[ovs-dev] [patch net-next RFC 10/12] openvswitch: add support for datapath hardware offload

Sun Aug 24 11:12:18 UTC 2014

On 08/23/14 at 09:53pm, Jamal Hadi Salim wrote:
> On 08/22/14 18:53, Scott Feldman wrote:
> 
> Ok, Scott - now i have looked at the patches on the plane and i am
> still not convinced ;->
> 
> >The intent is to use openvswitch.ko’s struct sw_flow to program hardware via the
> >ndo_swdev_flow_* ops, but otherwise be independent of OVS.  So the upper layer of
> >the driver is struct sw_flow and any module above the driver can construct a struct
> >sw_flow and push it down via ndo_swdev_flow_*.  So your non-OVS use-case should be
> >handled.  OVS is another use-case.  struct sw_flow should not be OVS-aware, but
> >rather a generic flow match/action sufficient to offload the data plane to HW.
> 
> 
> There is a legitimate case to be made for offloading OVS but *not*
> a basis for making it the offload interface.
> My suggestion is to make all OVS stuff a separate patchset.
> This thing needs to stand alone without OVS and we dont need
> to confuse the two.

I get what you are saying but I don't see that to be the case here. I
don't see how this series proposes the OVS case as *the* interface.
It proposes *a* interface which in this case is flow based with mask
support to accomodate the typical ntuple filter API in HW. OVS happens
to be one of the easiest to use examples as a consumer because it
already provides a flat flow representation.

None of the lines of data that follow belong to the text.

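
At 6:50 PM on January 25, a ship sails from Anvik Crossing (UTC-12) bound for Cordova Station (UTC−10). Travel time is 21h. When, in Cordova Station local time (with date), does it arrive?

Cordova Station is 2:00 ahead of Anvik Crossing.
After 21 hours it is 3:50 PM (Jan 26) in Anvik Crossing.
Shift by the zone difference: 3:50 PM + 2:00 = 5:50 PM on Jan 26 in Cordova Station.

5:50 PM on January 26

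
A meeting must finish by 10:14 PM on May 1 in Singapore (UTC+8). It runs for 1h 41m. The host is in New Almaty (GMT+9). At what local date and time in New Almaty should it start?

9:33 PM on May 1

Target end time in UTC: 10:14 PM − 8:00 = 2:14 PM on May 1.
Subtract 1 hour and 41 minutes → start 12:33 PM UTC on May 1.
New Almaty is UTC+9:00: 12:33 PM + 9:00 = 9:33 PM on May 1.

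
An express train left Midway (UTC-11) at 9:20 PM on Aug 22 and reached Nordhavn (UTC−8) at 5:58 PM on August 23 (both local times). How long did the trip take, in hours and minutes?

17 hours 38 minutes

Nordhavn is 3:00 ahead of Midway.
Clock-face elapsed time (ignoring zones) is 20 hours 38 minutes.
Actual elapsed = 20 hours 38 minutes − 3:00 = 17 hours 38 minutes.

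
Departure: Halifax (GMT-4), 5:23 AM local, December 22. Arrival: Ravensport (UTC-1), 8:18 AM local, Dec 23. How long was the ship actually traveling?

23 hours 55 minutes

Ravensport is 3:00 ahead of Halifax.
Clock-face elapsed time (ignoring zones) is 26 hours 55 minutes.
Actual elapsed = 26 hours 55 minutes − 3:00 = 23 hours 55 minutes.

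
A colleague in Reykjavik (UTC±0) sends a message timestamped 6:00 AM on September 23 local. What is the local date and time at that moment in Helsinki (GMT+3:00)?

Reykjavik is UTC+0 so that is 6:00 AM UTC.
Helsinki is UTC+3:00: 6:00 AM + 3:00 = 9:00 AM on Sep 23.

9:00 AM on September 23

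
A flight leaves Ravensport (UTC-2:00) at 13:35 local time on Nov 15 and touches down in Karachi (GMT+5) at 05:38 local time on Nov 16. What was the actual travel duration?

Departure in UTC: 13:35 + 2:00 = 15:35 on Nov 15.
Arrival in UTC: 05:38 − 5:00 = 00:38 on Nov 16.
Elapsed = 00:38 − 15:35 (+1 day) = 9 hours 3 minutes.

9 hours 3 minutes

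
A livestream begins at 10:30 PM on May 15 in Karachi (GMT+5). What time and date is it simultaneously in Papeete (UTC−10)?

7:30 AM on May 15

Papeete is 15:00 behind Karachi.
Shift by the zone difference: 10:30 PM − 15:00 = 7:30 AM on May 15 in Papeete.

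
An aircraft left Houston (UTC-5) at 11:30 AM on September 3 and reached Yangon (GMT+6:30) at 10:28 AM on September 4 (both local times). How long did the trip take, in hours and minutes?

11 hours 28 minutes

Departure in UTC: 11:30 AM + 5:00 = 4:30 PM on Sep 3.
Arrival in UTC: 10:28 AM − 6:30 = 3:58 AM on Sep 4.
Elapsed = 3:58 AM − 4:30 PM (+1 day) = 11 hours 28 minutes.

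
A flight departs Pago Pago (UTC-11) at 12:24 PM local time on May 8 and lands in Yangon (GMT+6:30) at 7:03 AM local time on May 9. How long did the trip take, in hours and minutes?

Departure in UTC: 12:24 PM + 11:00 = 11:24 PM on May 8.
Arrival in UTC: 7:03 AM − 6:30 = 12:33 AM on May 9.
Elapsed = 12:33 AM − 11:24 PM (+1 day) = 1 hour 9 minutes.

1 hour 9 minutes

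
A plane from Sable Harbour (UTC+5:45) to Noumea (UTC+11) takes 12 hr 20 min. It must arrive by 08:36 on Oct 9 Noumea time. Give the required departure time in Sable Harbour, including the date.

15:01 on October 8

Target arrival in UTC: 08:36 − 11:00 = 21:36 on Oct 8.
Subtract 12 hours and 20 minutes → departure 09:16 UTC on Oct 8.
Sable Harbour is UTC+5:45: 09:16 + 5:45 = 15:01 on Oct 8.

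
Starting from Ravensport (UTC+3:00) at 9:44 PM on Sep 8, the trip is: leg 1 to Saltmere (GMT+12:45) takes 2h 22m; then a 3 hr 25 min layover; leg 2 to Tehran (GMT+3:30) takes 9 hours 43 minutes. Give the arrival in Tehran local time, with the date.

Convert departure to UTC: 9:44 PM − 3:00 = 6:44 PM UTC on Sep 8.
Add 2 hours 22 minutes leg 1 → 9:06 PM UTC.
Add 3 hours and 25 minutes layover in Saltmere → 12:31 AM UTC (Sep 9).
Add 9 hours 43 minutes leg 2 → 10:14 AM UTC.
Tehran is UTC+3:30, so local arrival = 10:14 AM + 3:30 = 1:44 PM on Sep 9.

1:44 PM on September 9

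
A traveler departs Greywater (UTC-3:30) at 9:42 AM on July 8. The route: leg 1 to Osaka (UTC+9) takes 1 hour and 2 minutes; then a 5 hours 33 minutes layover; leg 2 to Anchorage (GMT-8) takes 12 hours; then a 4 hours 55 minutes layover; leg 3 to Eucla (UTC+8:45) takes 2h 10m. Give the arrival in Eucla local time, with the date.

11:37 PM on July 9

Convert departure to UTC: 9:42 AM + 3:30 = 1:12 PM UTC on Jul 8.
Add 1 hour 2 minutes leg 1 → 2:14 PM UTC.
Add 5 hours 33 minutes layover in Osaka → 7:47 PM UTC.
Add 12 hours leg 2 → 7:47 AM UTC (Jul 9).
Add 4 hours 55 minutes layover in Anchorage → 12:42 PM UTC.
Add 2 hours and 10 minutes leg 3 → 2:52 PM UTC.
Eucla is UTC+8:45, so local arrival = 2:52 PM + 8:45 = 11:37 PM on Jul 9.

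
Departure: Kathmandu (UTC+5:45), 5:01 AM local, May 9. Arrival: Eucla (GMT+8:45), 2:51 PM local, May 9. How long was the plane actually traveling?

Departure in UTC: 5:01 AM − 5:45 = 11:16 PM on May 8.
Arrival in UTC: 2:51 PM − 8:45 = 6:06 AM on May 9.
Elapsed = 6:06 AM − 11:16 PM (+1 day) = 6 hours 50 minutes.

6 hours 50 minutes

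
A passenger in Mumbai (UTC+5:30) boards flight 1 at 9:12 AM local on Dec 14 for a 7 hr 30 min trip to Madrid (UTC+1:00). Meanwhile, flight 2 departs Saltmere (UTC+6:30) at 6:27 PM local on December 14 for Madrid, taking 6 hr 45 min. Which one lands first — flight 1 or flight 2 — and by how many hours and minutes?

the first, by 7 hours 30 minutes

Flight 1 in UTC: 9:12 AM − 5:30 = 3:42 AM on Dec 14.
+7 hours and 30 minutes → arrive 11:12 AM UTC on Dec 14.
Flight 2 in UTC: 6:27 PM − 6:30 = 11:57 AM on Dec 14.
+6 hours 45 minutes → arrive 6:42 PM UTC on Dec 14.
Flight 1 lands earlier by 7 hours 30 minutes.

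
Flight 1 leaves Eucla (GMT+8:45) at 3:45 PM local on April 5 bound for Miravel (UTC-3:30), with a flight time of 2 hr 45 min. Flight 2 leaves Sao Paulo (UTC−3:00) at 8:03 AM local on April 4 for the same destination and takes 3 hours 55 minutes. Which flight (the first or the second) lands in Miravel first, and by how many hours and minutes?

the second, by 18 hours 47 minutes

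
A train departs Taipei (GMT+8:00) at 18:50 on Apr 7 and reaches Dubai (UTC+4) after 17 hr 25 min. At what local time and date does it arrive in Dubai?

08:15 on April 8

Convert departure to UTC: 18:50 − 8:00 = 10:50 UTC on Apr 7.
Add 17 hours 25 minutes travel time → 04:15 UTC (Apr 8).
Dubai is UTC+4:00, so local arrival = 04:15 + 4:00 = 08:15 on Apr 8.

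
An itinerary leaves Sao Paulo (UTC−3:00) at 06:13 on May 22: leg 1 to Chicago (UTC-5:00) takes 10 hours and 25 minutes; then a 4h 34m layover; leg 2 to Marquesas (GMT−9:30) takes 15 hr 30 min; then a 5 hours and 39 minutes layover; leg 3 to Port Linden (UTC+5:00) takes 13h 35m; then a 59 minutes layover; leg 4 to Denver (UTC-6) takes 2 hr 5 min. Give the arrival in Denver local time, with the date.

08:00 on May 24

Convert departure to UTC: 06:13 + 3:00 = 09:13 UTC on May 22.
Add 10 hours and 25 minutes leg 1 → 19:38 UTC.
Add 4 hours 34 minutes layover in Chicago → 00:12 UTC (May 23).
Add 15 hours and 30 minutes leg 2 → 15:42 UTC.
Add 5 hours and 39 minutes layover in Marquesas → 21:21 UTC.
Add 13 hours 35 minutes leg 3 → 10:56 UTC (May 24).
Add 59 minutes layover in Port Linden → 11:55 UTC.
Add 2 hours 5 minutes leg 4 → 14:00 UTC.
Denver is UTC−6:00, so local arrival = 14:00 − 6:00 = 08:00 on May 24.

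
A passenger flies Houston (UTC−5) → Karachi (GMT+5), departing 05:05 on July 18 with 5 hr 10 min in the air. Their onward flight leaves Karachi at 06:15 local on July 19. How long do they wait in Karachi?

Convert departure to UTC: 05:05 + 5:00 = 10:05 UTC on Jul 18.
Add 5 hours and 10 minutes flight time → 15:15 UTC.
Karachi is UTC+5:00, so local arrival = 15:15 + 5:00 = 20:15 on Jul 18.
Layover = 06:15 − 20:15 (+1 day) = 10 hours.

10 hours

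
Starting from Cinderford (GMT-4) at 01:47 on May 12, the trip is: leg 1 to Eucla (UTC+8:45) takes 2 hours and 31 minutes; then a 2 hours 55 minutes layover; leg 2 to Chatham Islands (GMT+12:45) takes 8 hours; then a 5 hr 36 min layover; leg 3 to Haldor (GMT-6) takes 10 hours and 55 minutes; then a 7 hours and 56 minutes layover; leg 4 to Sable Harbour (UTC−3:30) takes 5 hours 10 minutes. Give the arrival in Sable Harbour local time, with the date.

21:20 on May 13

Convert departure to UTC: 01:47 + 4:00 = 05:47 UTC on May 12.
Add 2 hours and 31 minutes leg 1 → 08:18 UTC.
Add 2 hours 55 minutes layover in Eucla → 11:13 UTC.
Add 8 hours leg 2 → 19:13 UTC.
Add 5 hours 36 minutes layover in Chatham Islands → 00:49 UTC (May 13).
Add 10 hours and 55 minutes leg 3 → 11:44 UTC.
Add 7 hours 56 minutes layover in Haldor → 19:40 UTC.
Add 5 hours and 10 minutes leg 4 → 00:50 UTC (May 14).
Sable Harbour is UTC−3:30, so local arrival = 00:50 − 3:30 = 21:20 on May 13.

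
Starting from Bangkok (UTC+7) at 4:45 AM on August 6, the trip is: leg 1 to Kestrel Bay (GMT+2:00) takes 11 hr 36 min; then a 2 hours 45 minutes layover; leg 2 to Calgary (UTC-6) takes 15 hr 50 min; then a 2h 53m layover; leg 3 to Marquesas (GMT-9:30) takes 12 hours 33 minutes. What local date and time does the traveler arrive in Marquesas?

9:52 AM on August 7

Convert departure to UTC: 4:45 AM − 7:00 = 9:45 PM UTC on Aug 5.
Add 11 hours 36 minutes leg 1 → 9:21 AM UTC (Aug 6).
Add 2 hours and 45 minutes layover in Kestrel Bay → 12:06 PM UTC.
Add 15 hours and 50 minutes leg 2 → 3:56 AM UTC (Aug 7).
Add 2 hours and 53 minutes layover in Calgary → 6:49 AM UTC.
Add 12 hours and 33 minutes leg 3 → 7:22 PM UTC.
Marquesas is UTC−9:30, so local arrival = 7:22 PM − 9:30 = 9:52 AM on Aug 7.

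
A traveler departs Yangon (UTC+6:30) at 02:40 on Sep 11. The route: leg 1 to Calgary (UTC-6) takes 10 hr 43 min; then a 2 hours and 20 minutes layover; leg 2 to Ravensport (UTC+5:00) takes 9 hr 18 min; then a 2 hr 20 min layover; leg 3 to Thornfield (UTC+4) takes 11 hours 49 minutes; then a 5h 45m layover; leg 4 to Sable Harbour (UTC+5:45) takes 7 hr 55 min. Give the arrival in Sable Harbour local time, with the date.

04:05 on September 13

Convert departure to UTC: 02:40 − 6:30 = 20:10 UTC on Sep 10.
Add 10 hours and 43 minutes leg 1 → 06:53 UTC (Sep 11).
Add 2 hours and 20 minutes layover in Calgary → 09:13 UTC.
Add 9 hours 18 minutes leg 2 → 18:31 UTC.
Add 2 hours and 20 minutes layover in Ravensport → 20:51 UTC.
Add 11 hours and 49 minutes leg 3 → 08:40 UTC (Sep 12).
Add 5 hours 45 minutes layover in Thornfield → 14:25 UTC.
Add 7 hours 55 minutes leg 4 → 22:20 UTC.
Sable Harbour is UTC+5:45, so local arrival = 22:20 + 5:45 = 04:05 on Sep 13.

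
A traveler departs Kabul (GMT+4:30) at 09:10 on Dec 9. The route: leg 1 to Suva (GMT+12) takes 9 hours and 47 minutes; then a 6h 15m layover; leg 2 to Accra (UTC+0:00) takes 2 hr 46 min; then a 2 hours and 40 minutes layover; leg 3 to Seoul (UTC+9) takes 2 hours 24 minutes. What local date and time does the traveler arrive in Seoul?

13:32 on December 10

Convert departure to UTC: 09:10 − 4:30 = 04:40 UTC on Dec 9.
Add 9 hours 47 minutes leg 1 → 14:27 UTC.
Add 6 hours and 15 minutes layover in Suva → 20:42 UTC.
Add 2 hours 46 minutes leg 2 → 23:28 UTC.
Add 2 hours 40 minutes layover in Accra → 02:08 UTC (Dec 10).
Add 2 hours and 24 minutes leg 3 → 04:32 UTC.
Seoul is UTC+9:00, so local arrival = 04:32 + 9:00 = 13:32 on Dec 10.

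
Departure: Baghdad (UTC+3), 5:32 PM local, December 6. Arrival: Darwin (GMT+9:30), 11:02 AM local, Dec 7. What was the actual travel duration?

11 hours

Darwin is 6:30 ahead of Baghdad.
Clock-face elapsed time (ignoring zones) is 17 hours 30 minutes.
Actual elapsed = 17 hours 30 minutes − 6:30 = 11 hours.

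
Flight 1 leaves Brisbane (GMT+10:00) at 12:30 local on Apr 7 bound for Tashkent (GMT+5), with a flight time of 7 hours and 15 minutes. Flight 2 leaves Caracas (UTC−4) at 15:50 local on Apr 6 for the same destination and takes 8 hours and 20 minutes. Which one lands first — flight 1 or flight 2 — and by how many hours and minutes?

Flight 1 in UTC: 12:30 − 10:00 = 02:30 on Apr 7.
+7 hours and 15 minutes → arrive 09:45 UTC on Apr 7.
Flight 2 in UTC: 15:50 + 4:00 = 19:50 on Apr 6.
+8 hours 20 minutes → arrive 04:10 UTC on Apr 7.
Flight 2 lands earlier by 5 hours 35 minutes.

the second, by 5 hours 35 minutes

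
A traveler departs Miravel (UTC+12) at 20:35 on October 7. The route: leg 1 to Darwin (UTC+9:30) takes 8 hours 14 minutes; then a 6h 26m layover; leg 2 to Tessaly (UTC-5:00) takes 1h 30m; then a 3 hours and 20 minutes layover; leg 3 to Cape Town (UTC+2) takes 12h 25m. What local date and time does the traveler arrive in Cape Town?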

That said, I already mentioned that I see a lot of value in having a
non OVS API example ASAP and I will be glad to help out John to achieve
that.

> Having said that:
> I believe in starting simple - by solving the basic functions of
> L2/3 offload first because those are well understood and fundamental.
> There is the simplicity of those network functions and then
> need to deal with tons of quarks that surround them....
> I think getting that right will help in understanding the issues and
> make this interface better. This is where i am going to focus my effort.

I thought this is exactly what is happening here. The flow key/mask
based API as proposed focuses on basic forwarding for L2-L4.

> Here's my view on flows in the patchset:
> What we need is ability to specify different types of classifiers.
> But leave L2 and 3 out of that - that should be part of the basic
> feature set.
>
> Your 15-tuple classifier should be one of those classifiers.
> This is because you *cannot possibly* have a universal classifier.
> The tc classifier/action API has got this part right. There is
> no ONE flow classifier but rather it has flexibility to add as many
> as you want.

Exactly and I never saw Jiri claim that swdev_flow_insert() would be
the only offload capability exposed by the API. I see no reason why
it could not also provide swdev_offset_match_insert() or
swdev_ebpf_insert() for the 2*next generation HW. I don't think it
makes sense to focus entirely on finding a single common denominator
and channel everything through a single function to represent all the
different generic and less generic offload capabilities. I believe
that doing so will raise the minimal HW requirements barrier HW too
much. I think we should start somewhere, learn and evolve.

> IOW:
> I should be able to specify a classifier that matches the
> definition of the openflow thing you are using. But then i should also
> be able to create one based on 32 bit value/masks, one that classifies
> strings, one that classifies metadata, my own pigeon observer
> classifier etc. And be able to attach them in combinations
> to select different things within the packet and act differently.

So essentially what you are saying is that the tc interface
(in particular cls and act) could be used as an API to achieve offloads.
Yes! I thought this was very clear and a given. I don't think that it
makes sense to force every offload API consumer through the tc interface
though. This comes back to my statements in a previous email. I don't
think we should require that all the offload decision complexity *has*
to live in the kernel. Quagga, nft, or OVS should be given an API to
influence this more directly (with the hardware complexity properly
abstracted). In-kernel users such as bridge, l3 (especially rules),
and tc itself could be handled through a cls/act derived API internally.

> Lets pick an example of the u32 classifier (or i could pick nftables).
> Using your scheme i have to incur penalties to translating u32 to your
> classifier and only achieve basic functionality; and now in addition
> i cant do 90% of my u32 features. And u32 is very implementable
> in hardware.

I don't fully understand the last claim. Given the specific ntuple
capabilities of a lot of hardware out there (let's assume a typical
5-tuple capability with N capacity for exact matches and M capacity for
wildcard matches) supporting a generic u32 offset-len-mask is not exactly
trivial at all and I don't see how you can get around converting the
generic offset into a ntuple filter *at some point* to verify if the HW
can fullfil the generic offset match request or not. Could you share
what kind of HW you regard as a minimal requirement to base the offload
API on? Personally I'm highly interested in the existing limited tuple
filters and flow directors of NICs already available and their next
successors. I think that the code that Jiri proposes and what John is
planning to do makes a lot of sense in that context.